What happened
For the second day in a row, Teladoc Health (TDOC -0.43%) health was looking rather sickly on Thursday. Investors traded the telemedicine specialist's shares down by more than 5%, following an aggressive price target cut from an analyst.
So what
That analyst was Oppenheimer's Mohan Naidu, who, before market open, took an axe to his price target on Teladoc stock by reducing it to $37 per share from his previous level of $45. That doesn't mean he's bearish on the bellwether telemedicine company, though -- he's maintaining his outperform (buy, in other words) recommendation on it.
It wasn't apparent why he did so, but it doesn't seem coincidental. The move followed Wednesday's disclosure by the company in a regulatory filing that it was enacting a restructuring plan. This will see it lay off around 300 workers and reduce its office space footprint.
In a letter to employees attached to that filing, CEO Jason Gorevic wrote that "First, we are removing some redundant roles as our merged organizations operate more as one Teladoc Health." In late 2020, the company completed its blockbuster, $18.5 billion merger with peer Livongo Health.

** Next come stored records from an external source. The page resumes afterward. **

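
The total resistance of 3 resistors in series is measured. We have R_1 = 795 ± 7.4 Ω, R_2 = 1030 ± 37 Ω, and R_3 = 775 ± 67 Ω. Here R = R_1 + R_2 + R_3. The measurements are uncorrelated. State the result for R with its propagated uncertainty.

2600 ± 76.9 Ω

Sums and differences: (δR)² = Σ (cᵢ δxᵢ)².
  (δR_1)² = 54.8;  (δR_2)² = 1370;  (δR_3)² = 4490
δR = √(5910) = 76.9 Ω
R = 2600 Ω.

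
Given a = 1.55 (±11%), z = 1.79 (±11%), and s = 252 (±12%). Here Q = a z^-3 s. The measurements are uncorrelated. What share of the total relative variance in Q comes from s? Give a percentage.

(δQ/Q)² = (1·δa/a)² + (-3·δz/z)² + (1·δs/s)²
  a term: (1×0.110)² = 0.0121
  z term: (-3×0.110)² = 0.109
  s term: (1×0.120)² = 0.0144
Total = 0.135. Share from s = 0.0144/0.135 = 0.106.

10.6%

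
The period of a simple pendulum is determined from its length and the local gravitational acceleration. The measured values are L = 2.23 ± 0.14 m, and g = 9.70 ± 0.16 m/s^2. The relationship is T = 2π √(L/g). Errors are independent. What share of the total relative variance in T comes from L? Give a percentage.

(δT/T)² = (½·δL/L)² + (−½·δg/g)²
  L term: (0.5×0.0628)² = 0.000985
  g term: (-0.5×0.0165)² = 6.8e-05
Total = 0.00105. Share from L = 0.000985/0.00105 = 0.935.

93.5%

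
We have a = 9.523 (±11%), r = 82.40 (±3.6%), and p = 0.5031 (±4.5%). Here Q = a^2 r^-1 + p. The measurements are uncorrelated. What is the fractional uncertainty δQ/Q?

0.154

Let w = a^2·r^-1 = 1.101. δw/w = √((2·δa/a)² + (-1·δr/r)²) = √(0.0484 + 0.00130) = 0.223, so δw = 0.245.
Q = w + p: δQ = √(δw² + δp²) = √(0.0602 + 0.000513) = 0.246
Q = 1.604, so δQ/Q = 0.246/1.604 = 0.154.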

"Second, as we've discussed over the past several months and seen across our industry, businesses like ours must transition to more balanced growth of revenue and profitability," Gorevic added.
Now what
And that might be the rub, as despite the popularity of its offerings, Teladoc has been habitually, and at times deeply, unprofitable. In its most recently reported quarter, for example, it lost more than $73 million on revenue of just over $611 million.